- The Washington Times - Tuesday, February 13, 2018

A British judge on Tuesday upheld an arrest warrant for WikiLeaks publisher Julian Assange, averting again a ruling that could have opened the door for his exit from Ecuador’s Embassy in London more than five years since seeking asylum inside.

Ruling from Westminster Magistrates’ Court, Senior District Judge Emma Arbuthnot disagreed with attorneys for Mr. Assange, 46, and said it remains in the interests of justice to pursue legal action against the self-exiled WikiLeaks chief.

“It is certainly not against the public interest to proceed,” Judge Arbuthnot wrote in her 10-page ruling Tuesday, dealing the second major blow in as many weeks to attorneys attempting to broker Mr. Assange’s safe exit from Ecuador’s Embassy in London.

Mr. Assange entered the Ecuadorean Embassy in 2012 in lieu of being extradited to Sweden where he was wanted for questioning in connection with allegations of sexual assault. He was under house arrest when he walked into the embassy, however, and British authorities have argued that he should be arrested for having allegedly jumped bail by entering.

Attorneys for Mr. Assange claimed that the U.K.’s argument is moot since Swedish prosecutors called off their rape probe in 2017, but Judge Arbuthnot ruled otherwise on Feb. 6, spurring a second, multi-pronged legal challenge rejected during Tuesday’s hearing.

Mr. Assange’s attorneys had argued that his ongoing stay inside the embassy amounts to arbitrary detention in violation of international norms, citing a 2016 United Nations Working Group report largely dismissed Tuesday in Westminster Magistrates’ Court.

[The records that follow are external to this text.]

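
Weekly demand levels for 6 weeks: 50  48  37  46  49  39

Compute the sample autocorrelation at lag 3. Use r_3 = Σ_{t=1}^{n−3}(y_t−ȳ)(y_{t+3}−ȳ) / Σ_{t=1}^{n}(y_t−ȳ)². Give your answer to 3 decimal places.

Mean ȳ = (50 + 48 + 37 + 46 + 49 + 39)/6 = 44.8333
Deviations from mean: 5.1667, 3.1667, -7.8333, 1.1667, 4.1667, -5.8333
Numerator Σ_{t=1}^{3}(y_t−ȳ)(y_{t+3}−ȳ) = 64.9167
Denominator Σ(y_t−ȳ)² = 150.8333
r_3 = 64.9167 / 150.8333 = 0.430

0.430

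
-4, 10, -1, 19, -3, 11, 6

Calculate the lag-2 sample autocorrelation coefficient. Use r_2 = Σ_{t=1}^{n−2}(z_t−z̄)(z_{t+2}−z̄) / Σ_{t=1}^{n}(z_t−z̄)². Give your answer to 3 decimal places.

0.566

Mean z̄ = (-4 + 10 − 1 + 19 − 3 + 11 + 6)/7 = 5.4286
Deviations from mean: -9.4286, 4.5714, -6.4286, 13.5714, -8.4286, 5.5714, 0.5714
Σ(z_t−z̄)(z_{t+2}−z̄) = (60.6122) + (62.0408) + (54.1837) + (75.6122) + (-4.8163) = 247.6327
Denominator Σ(z_t−z̄)² = 437.7143
r_2 = 247.6327 / 437.7143 = 0.566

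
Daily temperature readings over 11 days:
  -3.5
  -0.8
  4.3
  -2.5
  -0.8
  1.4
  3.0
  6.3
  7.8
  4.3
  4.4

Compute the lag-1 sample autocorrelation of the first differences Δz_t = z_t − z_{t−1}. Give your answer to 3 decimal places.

First differences Δz: 2.7, 5.1, -6.8, 1.7, 2.2, 1.6, 3.3, 1.5, -3.5, 0.1
Mean of differences = 0.7900
Numerator Σ(Δz_t−Δz̄)(Δz_{t+1}−Δz̄) = -25.2331
Denominator Σ(Δz_t−Δz̄)² = 108.9890
r_1(Δz) = -25.2331 / 108.9890 = -0.232

-0.232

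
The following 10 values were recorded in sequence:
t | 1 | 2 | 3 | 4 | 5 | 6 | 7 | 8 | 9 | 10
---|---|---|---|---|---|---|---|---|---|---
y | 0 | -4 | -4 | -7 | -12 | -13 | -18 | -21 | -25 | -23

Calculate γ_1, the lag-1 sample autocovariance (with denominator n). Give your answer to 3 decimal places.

51.391

Mean ȳ = (0 − 4 − 4 − 7 − 12 − 13 − 18 − 21 − 25 − 23)/10 = -12.7000
Σ_{t=1}^{9}(y_t−ȳ)(y_{t+1}−ȳ) = 513.9100
γ_1 = 513.9100 / 10 = 51.391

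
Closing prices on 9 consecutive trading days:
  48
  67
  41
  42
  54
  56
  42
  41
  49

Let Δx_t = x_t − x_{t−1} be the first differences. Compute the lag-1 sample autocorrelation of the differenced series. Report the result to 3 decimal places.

First differences Δx: 19, -26, 1, 12, 2, -14, -1, 8
Mean of differences = 0.1250
Numerator Σ(Δx_t−Δx̄)(Δx_{t+1}−Δx̄) = -502.7656
Denominator Σ(Δx_t−Δx̄)² = 1446.8750
r_1(Δx) = -502.7656 / 1446.8750 = -0.347

-0.347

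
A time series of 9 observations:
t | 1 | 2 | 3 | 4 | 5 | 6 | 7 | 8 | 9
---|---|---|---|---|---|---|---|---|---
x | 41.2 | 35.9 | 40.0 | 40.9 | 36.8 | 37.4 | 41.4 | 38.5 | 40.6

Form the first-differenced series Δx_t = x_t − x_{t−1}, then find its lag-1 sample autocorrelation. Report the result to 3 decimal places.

First differences Δx: -5.3, 4.1, 0.9, -4.1, 0.6, 4.0, -2.9, 2.1
Mean of differences = -0.0750
Numerator Σ(Δx_t−Δx̄)(Δx_{t+1}−Δx̄) = -39.2906
Denominator Σ(Δx_t−Δx̄)² = 91.6550
r_1(Δx) = -39.2906 / 91.6550 = -0.429

-0.429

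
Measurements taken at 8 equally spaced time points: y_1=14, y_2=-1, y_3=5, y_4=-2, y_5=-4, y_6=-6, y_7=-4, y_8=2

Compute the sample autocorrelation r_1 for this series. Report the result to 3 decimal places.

Mean ȳ = (14 − 1 + 5 − 2 − 4 − 6 − 4 + 2)/8 = 0.5000
Deviations from mean: 13.5000, -1.5000, 4.5000, -2.5000, -4.5000, -6.5000, -4.5000, 1.5000
Numerator Σ_{t=1}^{7}(y_t−ȳ)(y_{t+1}−ȳ) = 24.7500
Denominator Σ(y_t−ȳ)² = 296.0000
r_1 = 24.7500 / 296.0000 = 0.084

0.084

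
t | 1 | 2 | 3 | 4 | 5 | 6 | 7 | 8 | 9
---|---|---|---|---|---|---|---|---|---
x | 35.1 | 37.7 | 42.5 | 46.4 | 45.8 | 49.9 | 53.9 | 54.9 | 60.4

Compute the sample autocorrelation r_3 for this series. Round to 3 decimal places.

0.054

Mean x̄ = (35.1 + 37.7 + 42.5 + 46.4 + 45.8 + 49.9 + 53.9 + 54.9 + 60.4)/9 = 47.4000
Σ(x_t−x̄)(x_{t+3}−x̄) = (12.3000) + (15.5200) + (-12.2500) + (-6.5000) + (-12.0000) + (32.5000) = 29.5700
Denominator Σ(x_t−x̄)² = 546.7000
r_3 = 29.5700 / 546.7000 = 0.054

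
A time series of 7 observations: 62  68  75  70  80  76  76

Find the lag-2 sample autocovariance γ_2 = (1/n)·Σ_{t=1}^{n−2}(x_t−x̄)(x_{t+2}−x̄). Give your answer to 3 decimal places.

Mean x̄ = (62 + 68 + 75 + 70 + 80 + 76 + 76)/7 = 72.4286
Σ_{t=1}^{5}(x_t−x̄)(x_{t+2}−x̄) = 21.7755
γ_2 = 21.7755 / 7 = 3.111

3.111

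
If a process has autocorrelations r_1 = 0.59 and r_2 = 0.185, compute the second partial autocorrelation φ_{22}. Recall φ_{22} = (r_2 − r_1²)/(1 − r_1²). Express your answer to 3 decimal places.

φ_{22} = (r_2 − r_1²) / (1 − r_1²)
r_1² = (0.59)² = 0.3481
Numerator = 0.185 − 0.3481 = -0.1631; denominator = 1 − 0.3481 = 0.6519
φ_{22} = -0.1631 / 0.6519 = -0.250

-0.250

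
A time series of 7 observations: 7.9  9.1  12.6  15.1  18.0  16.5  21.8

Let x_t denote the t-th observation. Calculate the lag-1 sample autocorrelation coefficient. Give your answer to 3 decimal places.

0.468

Mean x̄ = (7.9 + 9.1 + 12.6 + 15.1 + 18.0 + 16.5 + 21.8)/7 = 14.4286
Deviations from mean: -6.5286, -5.3286, -1.8286, 0.6714, 3.5714, 2.0714, 7.3714
Numerator Σ_{t=1}^{6}(x_t−x̄)(x_{t+1}−x̄) = 68.3692
Denominator Σ(x_t−x̄)² = 146.1943
r_1 = 68.3692 / 146.1943 = 0.468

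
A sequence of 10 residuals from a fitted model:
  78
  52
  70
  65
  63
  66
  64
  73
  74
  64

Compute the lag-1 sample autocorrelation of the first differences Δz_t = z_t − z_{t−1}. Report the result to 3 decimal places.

First differences Δz: -26, 18, -5, -2, 3, -2, 9, 1, -10
Mean of differences = -1.5556
Numerator Σ(Δz_t−Δz̄)(Δz_{t+1}−Δz̄) = -547.1975
Denominator Σ(Δz_t−Δz̄)² = 1202.2222
r_1(Δz) = -547.1975 / 1202.2222 = -0.455

-0.455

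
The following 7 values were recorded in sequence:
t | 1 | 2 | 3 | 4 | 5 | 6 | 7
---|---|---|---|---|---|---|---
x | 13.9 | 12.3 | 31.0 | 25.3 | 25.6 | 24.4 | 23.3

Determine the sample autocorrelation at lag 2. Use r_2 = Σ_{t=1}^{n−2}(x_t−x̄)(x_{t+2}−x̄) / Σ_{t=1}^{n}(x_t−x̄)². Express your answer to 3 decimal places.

Mean x̄ = (13.9 + 12.3 + 31.0 + 25.3 + 25.6 + 24.4 + 23.3)/7 = 22.2571
Deviations from mean: -8.3571, -9.9571, 8.7429, 3.0429, 3.3429, 2.1429, 1.0429
Σ(x_t−x̄)(x_{t+2}−x̄) = (-73.0653) + (-30.2982) + (29.2261) + (6.5204) + (3.4861) = -64.1308
Denominator Σ(x_t−x̄)² = 271.5371
r_2 = -64.1308 / 271.5371 = -0.236

-0.236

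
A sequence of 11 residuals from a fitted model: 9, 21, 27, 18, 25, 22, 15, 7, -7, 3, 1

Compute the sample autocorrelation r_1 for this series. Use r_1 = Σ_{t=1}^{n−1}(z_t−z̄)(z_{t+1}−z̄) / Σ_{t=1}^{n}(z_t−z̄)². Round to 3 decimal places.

Mean z̄ = (9 + 21 + 27 + 18 + 25 + 22 + 15 + 7 − 7 + 3 + 1)/11 = 12.8182
Numerator Σ_{t=1}^{10}(z_t−z̄)(z_{t+1}−z̄) = 766.5124
Denominator Σ(z_t−z̄)² = 1209.6364
r_1 = 766.5124 / 1209.6364 = 0.634

0.634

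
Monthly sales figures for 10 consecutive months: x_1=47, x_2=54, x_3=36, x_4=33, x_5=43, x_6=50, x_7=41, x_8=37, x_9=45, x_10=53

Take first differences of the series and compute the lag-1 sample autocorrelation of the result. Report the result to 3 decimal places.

-0.029

First differences Δx: 7, -18, -3, 10, 7, -9, -4, 8, 8
Mean of differences = 0.6667
Numerator Σ(Δx_t−Δx̄)(Δx_{t+1}−Δx̄) = -21.4444
Denominator Σ(Δx_t−Δx̄)² = 752.0000
r_1(Δx) = -21.4444 / 752.0000 = -0.029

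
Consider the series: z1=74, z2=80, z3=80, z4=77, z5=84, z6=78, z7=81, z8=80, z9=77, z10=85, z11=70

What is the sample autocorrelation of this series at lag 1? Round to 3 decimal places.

Mean z̄ = (74 + 80 + 80 + 77 + 84 + 78 + 81 + 80 + 77 + 85 + 70)/11 = 78.7273
Numerator Σ_{t=1}^{10}(z_t−z̄)(z_{t+1}−z̄) = -86.0744
Denominator Σ(z_t−z̄)² = 182.1818
r_1 = -86.0744 / 182.1818 = -0.472

-0.472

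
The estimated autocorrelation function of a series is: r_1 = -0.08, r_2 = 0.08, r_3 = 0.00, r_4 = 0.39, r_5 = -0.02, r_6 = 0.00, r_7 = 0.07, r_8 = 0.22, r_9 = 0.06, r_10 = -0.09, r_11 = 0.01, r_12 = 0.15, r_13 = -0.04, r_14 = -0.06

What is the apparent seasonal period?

4

The largest autocorrelation is r_4 = 0.39, with weaker echoes at lags 8 (0.22) and 12 (0.15); the remaining lags stay at or below 0.08.
The dominant spike at lag 4 indicates a seasonal period of 4.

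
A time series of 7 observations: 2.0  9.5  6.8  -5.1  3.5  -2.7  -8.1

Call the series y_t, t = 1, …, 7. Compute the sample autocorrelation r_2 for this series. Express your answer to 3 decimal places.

-0.127

Mean ȳ = (2.0 + 9.5 + 6.8 − 5.1 + 3.5 − 2.7 − 8.1)/7 = 0.8429
Deviations from mean: 1.1571, 8.6571, 5.9571, -5.9429, 2.6571, -3.5429, -8.9429
Σ(y_t−ȳ)(y_{t+2}−ȳ) = (6.8933) + (-51.4482) + (15.8290) + (21.0547) + (-23.7624) = -31.4337
Denominator Σ(y_t−ȳ)² = 246.6771
r_2 = -31.4337 / 246.6771 = -0.127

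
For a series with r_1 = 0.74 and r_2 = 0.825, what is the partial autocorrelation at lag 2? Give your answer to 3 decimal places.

φ_{22} = (r_2 − r_1²) / (1 − r_1²)
r_1² = (0.74)² = 0.5476
Numerator = 0.825 − 0.5476 = 0.2774; denominator = 1 − 0.5476 = 0.4524
φ_{22} = 0.2774 / 0.4524 = 0.613

0.613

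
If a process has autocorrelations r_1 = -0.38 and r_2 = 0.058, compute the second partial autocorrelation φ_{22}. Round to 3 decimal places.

-0.101

φ_{22} = (r_2 − r_1²) / (1 − r_1²)
r_1² = (-0.38)² = 0.1444
Numerator = 0.058 − 0.1444 = -0.0864; denominator = 1 − 0.1444 = 0.8556
φ_{22} = -0.0864 / 0.8556 = -0.101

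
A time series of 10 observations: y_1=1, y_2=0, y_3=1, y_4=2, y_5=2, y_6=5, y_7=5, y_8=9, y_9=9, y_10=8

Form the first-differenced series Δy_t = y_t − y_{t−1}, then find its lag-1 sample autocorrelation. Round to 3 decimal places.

-0.323

First differences Δy: -1, 1, 1, 0, 3, 0, 4, 0, -1
Mean of differences = 0.7778
Numerator Σ(Δy_t−Δȳ)(Δy_{t+1}−Δȳ) = -7.6049
Denominator Σ(Δy_t−Δȳ)² = 23.5556
r_1(Δy) = -7.6049 / 23.5556 = -0.323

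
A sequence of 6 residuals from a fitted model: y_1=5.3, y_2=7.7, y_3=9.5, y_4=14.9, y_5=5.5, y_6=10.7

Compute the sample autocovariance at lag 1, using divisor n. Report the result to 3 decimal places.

Mean ȳ = (5.3 + 7.7 + 9.5 + 14.9 + 5.5 + 10.7)/6 = 8.9333
Σ_{t=1}^{5}(y_t−ȳ)(y_{t+1}−ȳ) = -19.3878
γ_1 = -19.3878 / 6 = -3.231

-3.231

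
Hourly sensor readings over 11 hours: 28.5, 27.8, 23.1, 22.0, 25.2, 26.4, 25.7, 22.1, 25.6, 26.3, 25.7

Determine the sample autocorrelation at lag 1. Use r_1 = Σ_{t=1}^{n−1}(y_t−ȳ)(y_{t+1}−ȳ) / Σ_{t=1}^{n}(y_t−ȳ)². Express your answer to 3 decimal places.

Mean ȳ = (28.5 + 27.8 + 23.1 + 22.0 + 25.2 + 26.4 + 25.7 + 22.1 + 25.6 + 26.3 + 25.7)/11 = 25.3091
Numerator Σ_{t=1}^{10}(y_t−ȳ)(y_{t+1}−ȳ) = 8.9117
Denominator Σ(y_t−ȳ)² = 45.0891
r_1 = 8.9117 / 45.0891 = 0.198

0.198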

“I do not find that Mr Assange’s stay in the Embassy is inappropriate, unjust, unpredictable, unreasonable, unnecessary or disproportionate,” the judge wrote in her latest ruling. “For reasons which must be clear I give little weight to the views of the Working Group.”

Mr. Assange’s attorneys also cited their client’s health condition as reason to drop the arrest warrant and allow him to safely exit the embassy and seek medical treatment, albeit unsuccessfully.

Mr. Assange’s health problems could be much worse,” Judge Arbuthnot ruled Tuesday.

Mr. Assange tweeted that he was “surprised” by the ruling and that he had three months to appeal.

The subject of a U.S. Department of Justice investigation since 2010, Mr. Assange previously said he fear’s he’ll be extradited abroad if arrested by British authorities and subsequently charged in connection with publishing classified documents on his WikiLeaks website.

Attorney General Jeff Sessions previously called arresting Mr. Assange “a priority.”